Non-Competes and Non-Solicits
Recruiters continue to use non-solicitation and non-compete agreements for their employees. As we have discussed here at length, those types of agreements have gotten easier over the years to enforce in Texas, not harder. Any recruiter that has employees or any employee recruiter should seriously consider the ramifications of using or being subject to such agreements. Assuming that they are properly drafted and comply with the Texas non-compete statute there is a high likelihood that they will be enforceable.
Any departing recruiter should seriously consider trying to negotiate their way out of such an agreement if that is an option. Of course, the best way to handle one is to never sign it, but in most cases that is not an option. The takeaway is recruiters will continue to use them and they will become standard in any contract.

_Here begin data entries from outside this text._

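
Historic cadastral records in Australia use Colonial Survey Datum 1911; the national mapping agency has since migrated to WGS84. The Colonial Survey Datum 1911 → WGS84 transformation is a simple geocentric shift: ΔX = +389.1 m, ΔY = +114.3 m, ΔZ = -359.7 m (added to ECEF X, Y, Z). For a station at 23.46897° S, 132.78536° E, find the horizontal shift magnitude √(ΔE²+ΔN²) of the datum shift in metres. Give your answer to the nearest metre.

542 m

At φ = -23.46897°, λ = 132.78536°: sin φ = -0.398252, cos φ = 0.917276, sin λ = 0.733903, cos λ = -0.679254.
ΔE = −sin λ·ΔX + cos λ·ΔY = −(0.733903)·(389.1) + (-0.679254)·(114.3) = -363.20 m.
ΔN = −sin φ cos λ·ΔX − sin φ sin λ·ΔY + cos φ·ΔZ = −(-0.398252)(-0.679254)(389.1) − (-0.398252)(0.733903)(114.3) + (0.917276)(-359.7) = -401.79 m.
Horizontal magnitude = √(ΔE² + ΔN²) = √((-363.20)² + (-401.79)²) = 541.62 m.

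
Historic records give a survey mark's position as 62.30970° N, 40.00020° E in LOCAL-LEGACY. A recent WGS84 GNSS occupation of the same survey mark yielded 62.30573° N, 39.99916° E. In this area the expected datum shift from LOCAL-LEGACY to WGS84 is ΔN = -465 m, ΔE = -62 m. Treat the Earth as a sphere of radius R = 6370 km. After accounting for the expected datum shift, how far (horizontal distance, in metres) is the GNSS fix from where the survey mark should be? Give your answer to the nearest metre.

25 m

Observed coordinate differences: Δφ = -0.00397°, Δλ = -0.00104°.
Converting to metres (1° lat = 111177 m, cos φ = 0.464692): observed ΔN = -441.4 m, observed ΔE = -53.7 m.
Subtracting the expected shift leaves a residual of -441.4 − (-465) = 23.6 m north and -53.7 − (-62) = 8.3 m east.
Residual distance = √(23.6² + 8.3²) = 25.0 m.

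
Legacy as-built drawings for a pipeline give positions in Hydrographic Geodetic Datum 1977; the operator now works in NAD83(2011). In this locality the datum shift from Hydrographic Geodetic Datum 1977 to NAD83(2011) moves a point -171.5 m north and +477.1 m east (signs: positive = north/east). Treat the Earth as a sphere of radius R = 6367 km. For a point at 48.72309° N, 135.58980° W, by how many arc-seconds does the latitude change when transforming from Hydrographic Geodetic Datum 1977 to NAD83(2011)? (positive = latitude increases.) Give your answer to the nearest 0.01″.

Δφ = -5.56″

On a sphere of radius R, 1 rad of latitude = R, so Δφ = ΔN / R = -171.5 / 6367000 = -2.6936e-05 rad = -5.556″.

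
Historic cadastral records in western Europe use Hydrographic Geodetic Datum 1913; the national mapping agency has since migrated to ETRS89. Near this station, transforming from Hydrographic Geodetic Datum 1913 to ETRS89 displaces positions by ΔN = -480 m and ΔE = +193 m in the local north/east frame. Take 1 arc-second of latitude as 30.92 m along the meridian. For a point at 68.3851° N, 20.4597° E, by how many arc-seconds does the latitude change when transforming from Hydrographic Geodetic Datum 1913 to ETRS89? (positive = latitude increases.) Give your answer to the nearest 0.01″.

Δφ = -15.52″

1″ of latitude = 30.92 m, so Δφ = -480.0 / 30.92 = -15.524″.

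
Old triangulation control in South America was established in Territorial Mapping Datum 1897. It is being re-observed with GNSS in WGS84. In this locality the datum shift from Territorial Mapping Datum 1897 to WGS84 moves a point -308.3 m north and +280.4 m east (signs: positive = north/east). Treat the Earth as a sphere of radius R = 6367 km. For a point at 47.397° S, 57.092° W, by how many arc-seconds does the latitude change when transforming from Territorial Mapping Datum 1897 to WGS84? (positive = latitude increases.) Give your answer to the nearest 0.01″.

Δφ = -9.99″

On a sphere of radius R, 1 rad of latitude = R, so Δφ = ΔN / R = -308.3 / 6367000 = -4.8422e-05 rad = -9.988″.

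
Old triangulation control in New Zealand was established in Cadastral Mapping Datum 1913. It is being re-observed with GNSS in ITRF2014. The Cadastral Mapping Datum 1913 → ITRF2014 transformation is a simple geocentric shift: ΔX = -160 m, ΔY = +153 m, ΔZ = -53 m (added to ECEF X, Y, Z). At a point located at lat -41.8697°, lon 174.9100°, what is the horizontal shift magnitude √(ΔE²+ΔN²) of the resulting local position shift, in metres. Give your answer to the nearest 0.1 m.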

Along the same lines, there have been a number cases this year dealing with the use of social media and whether status updates on Linked In or a tweet about a new employment position somehow violated a non-solicitation provision. There is no one-size-fits-all answer for these types of questions and they will be dependent upon the facts in the case.

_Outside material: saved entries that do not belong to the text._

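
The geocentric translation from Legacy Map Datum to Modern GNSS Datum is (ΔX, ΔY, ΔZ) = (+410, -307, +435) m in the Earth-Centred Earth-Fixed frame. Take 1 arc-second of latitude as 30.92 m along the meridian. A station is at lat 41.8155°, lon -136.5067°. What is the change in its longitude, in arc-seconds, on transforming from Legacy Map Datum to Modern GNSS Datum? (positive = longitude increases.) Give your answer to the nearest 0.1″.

Δλ = 21.9″

sin φ = 0.666734, cos φ = 0.745296, sin λ = -0.688270, cos λ = -0.725455.
East component: ΔE = −sin λ·ΔX + cos λ·ΔY = −(-0.688270)(410) + (-0.725455)(-307) = 504.91 m.
1° of latitude spans 3600 × 30.92 = 111312 m; at latitude φ, 1° of longitude spans that × cos φ = 82960.4 m, so Δλ = 504.91 / 82960.4 × 3600 = 21.910″.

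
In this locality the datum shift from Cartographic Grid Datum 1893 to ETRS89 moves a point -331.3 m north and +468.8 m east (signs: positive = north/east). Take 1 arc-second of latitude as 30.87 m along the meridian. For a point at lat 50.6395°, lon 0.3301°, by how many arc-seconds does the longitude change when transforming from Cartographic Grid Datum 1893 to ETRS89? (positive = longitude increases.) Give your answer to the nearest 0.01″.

Δλ = 23.95″

At latitude 50.6395°, cos φ = 0.634198.
1″ of longitude at this latitude = 30.87 × cos φ = 19.5777 m, so Δλ = 468.8 / 19.5777 = 23.946″.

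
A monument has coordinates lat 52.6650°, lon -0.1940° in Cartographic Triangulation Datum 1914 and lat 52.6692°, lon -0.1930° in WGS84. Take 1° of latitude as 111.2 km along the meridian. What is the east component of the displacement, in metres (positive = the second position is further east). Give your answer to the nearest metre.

Δφ = 52.6692° − 52.6650° = +0.0042°; Δλ = -0.1930° − -0.1940° = +0.0010°.
ΔN = Δφ × 111200 = 467.0 m; ΔE = Δλ × 111200 × cos(52.6650°) = +0.0010 × 111200 × 0.606474 = 67.4 m.

ΔE = 67 m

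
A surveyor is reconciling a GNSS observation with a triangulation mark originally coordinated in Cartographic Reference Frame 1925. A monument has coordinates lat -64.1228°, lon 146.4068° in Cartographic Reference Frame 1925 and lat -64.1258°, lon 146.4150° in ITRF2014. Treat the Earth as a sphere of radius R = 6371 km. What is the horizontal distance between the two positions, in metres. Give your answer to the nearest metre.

519 m

Δφ = -64.1258° − -64.1228° = -0.0030°; Δλ = 146.4150° − 146.4068° = +0.0082°.
1° along a meridian = πR/180 = 111195 m.
ΔN = Δφ × 111195 = -333.6 m; ΔE = Δλ × 111195 × cos(-64.1228°) = +0.0082 × 111195 × 0.436444 = 397.9 m.
Distance = √(ΔE² + ΔN²) = √(397.9² + (-333.6)²) = 519.3 m.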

As I have written in other places, these types of posts usually will fall into gray areas but you usually know a solicitation when you see it. Employers must remember the power of social media and the ability of employees to leverage all of their contacts quite easily simply through Facebook posts or Linked In posts.

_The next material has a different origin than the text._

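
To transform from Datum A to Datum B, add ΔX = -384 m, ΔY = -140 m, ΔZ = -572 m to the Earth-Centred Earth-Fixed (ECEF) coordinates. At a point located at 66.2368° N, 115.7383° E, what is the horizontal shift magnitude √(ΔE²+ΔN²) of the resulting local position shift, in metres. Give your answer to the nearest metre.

The local east axis at (φ, λ) is (−sin λ, cos λ, 0), so ΔE = −sin(115.7383°)·(-384) + cos(115.7383°)·(-140) = 406.70 m.
The local north axis is (−sin φ cos λ, −sin φ sin λ, cos φ), giving ΔN = -152.619 + 115.418 − 230.492 = -267.69 m.
Horizontal magnitude = √(ΔE² + ΔN²) = √(406.70² + (-267.69)²) = 486.89 m.

487 m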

Employers are starting to use anti-planning provisions in employment agreements. Put another way the employment agreement specifies what and employee cannot do prior to terminating their employment. These are on the “cutting-edge”. Few courts have dealt with the enforceability of these provisions. Generally, a Texas employee can prepare to compete as long as they are not doing so during company time etc. Recruiters should start to consider these types of anti-planning provisions if they make sense.
Trade Secrets Act
Finally, the Texas legislature adopted the uniform trade secrets act. It provides some additional remedies including the right to attorney’s fees for prevailing employers who are successful in establishing the improper use of a trade secret. There have been no cases as the statute is brand new. We will monitor that as time progresses.